An extension of unemployment benefits and funding for PITW are both held up in the U.S. Senate, which has started its lame duck session. Over the next couple of weeks, the politics of extending the Bush-era tax cuts for the very wealthiest Americans may very well decide if the long-term unemployed and low-income workers in Illinois and elsewhere get help once again. Illinois Sen. Dick Durbin said Sunday he wants to put unemployment and several tax credits "on the table" in the upcoming negotiations the tax cut extension. Watch this clip from NBC's Meet The Press (the full interview is available here):
A Durbin spokesperson told Progress Illinois this morning that funding for programs like PITW is "not dead" either, but rather part of the package that Durbin will be pushing in December.

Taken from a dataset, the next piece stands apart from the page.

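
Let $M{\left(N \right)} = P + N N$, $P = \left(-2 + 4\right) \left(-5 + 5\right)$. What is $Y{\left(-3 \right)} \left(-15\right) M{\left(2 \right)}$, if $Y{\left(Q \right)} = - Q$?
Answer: $-180$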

UPDATE (5:36 p.m.): Put Illinois To Work got an extension today until January 15 of next year -- by Gov. Pat Quinn's administration, not Congress (H/T to Illinois Observer). A Quinn spokesperson said the extension will cost $47 million and be paid for by bonding a portion of the state's share of the 1998 tobacco settlement. Quinn committed $75 million in state dollars on September 30 to extend PITW through the end of November earlier this fall.